Получается так, что в нашем вопрошании «наша» культура обращается к себе самой через нас самих,
вопрошающих ее. Одни ее составляющие («просвещенный» разум) выражают сомнение в состоятельности и правомочности других (религиозного запрета самоубийства и криминализации его действующим позитивным правом). «Наша» культура как бы восстает против самой себя, и это мы, вопрошающие единичные в нашем особенном положении, опосредствуем данный конфликт всеобщего с самим собой, его само-противоречие. Конечно, теоретически можно сказать и обратное. Пытаясь самоопределиться, проблематизируя и ставя под сомнение самих себя (будем ли мы нравственными существами, если решим покончить жизнь самоубийством?), мы хотим преодолеть это сомнение, этот конфликт с самими собой путем опосредствования спора между «Я», говорящим «да» самоубийству, и «Я», говорящим ему «нет», всеобщим (т. е. некими всеобщими – религиозными, моральными, философскими – определениями, которые дает «наша» культура) как третейским судьей. И это-то намерение мы и не можем осуществить до тех пор, пока не убедимся в нравственной состоятельности всеобщего, т. е. в том, что даваемый им ответ «убедителен».Таким образом, оба конфликта (всеобщего с самим собой и нас с самими собой) не просто переплетаются и совмещаются, а оказываются одним и тем же конфликтом.

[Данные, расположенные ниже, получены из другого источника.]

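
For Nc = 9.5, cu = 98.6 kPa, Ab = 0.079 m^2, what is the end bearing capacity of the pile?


Result: 74.0 kN

Derivation:
Using Qb = Nc * cu * Ab
Qb = 9.5 * 98.6 * 0.079
Qb = 74.0 kN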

И разрешение его возможно только в виде взаимоположенного определения или переопределения, с одной стороны, всеобщего (как «истины» «нашей» культуры, как «нашей» «истинной культуры»), а с другой – единичного, нас самих (как установивших свою «истинную нравственность» тем или иным решением о самоубийстве). Впрочем, мы уже несколько уклонились от Юма или, скажем так, вышли за границы его рефлексии и начали делать следующий шаг в понимании того, что значит и к чему ведет контекстуализация вопрошания о допустимости самоубийства. Чуть позже мы обязательно сделаем этот шаг, но сейчас есть смысл вернуться к Юму – хотя бы для того, чтобы понять, почему он этот шаг не делает.Юмовский скептический вопрошатель, конечно же, обращает свой блистательно ироничный и острый ум на те банальности, которые подсовывает ему в качестве ответа на его вопрос его культура. Он вскрывает ее
противоречие с самой собой, противоречие между ее «просвещенностью» и догматическим – религиозно доктринерским, социально патронажным или антропологически и психологически ложным (в смысле ложности представления о «природе» человека) – запретом самоубийства. С точки зрения «просвещенного» разума этот запрет, подаваемый как нарушение долга, как преступление, есть именно «современное европейское суеверие», которое ничем не лучше, чем древнеримское суеверие, запрещавшее менять русло рек, дабы не нарушать «права природы», или современное Юму «французское суеверие», запрещающее прививать оспу, дабы не «брать на себя дело провидения»[231].Однако юмовский вопрошатель не делает из того, что безусловный запрет самоубийства – суеверие, противоположный
вывод такого рода, что самоубийство – долг или безусловное благо. Вся суть его рассуждения состоит в том, что при разумном подходе вопрос о самоубийстве следует переместить из сферы (безусловного) долга, как бы он ни понимался – в виде запрета самоубийства или предписания совершать его, в сферу благоразумия, с тем чтобы каждый, кому этот вопрос приходит в голову, решал его самостоятельно применительно к своим специфическим обстоятельствам и в соответствии с собственным пониманием того, чьему и какому благу задуманный им суицид может или не может послужить.Возьмем, к примеру, справедливо осужденного на позорную казнь и томящегося в ожидании ее злодея. Разве не целесообразно для него
покончить с собой, избавляя себя от мучительного ожидания казни? Разве не будет его суицид полезным и для общества, которое избавит себя таким образом и от «опасного сочлена», и, предположим, от необходимости устраивать трудоемкую и затратную процедуру казни?[232]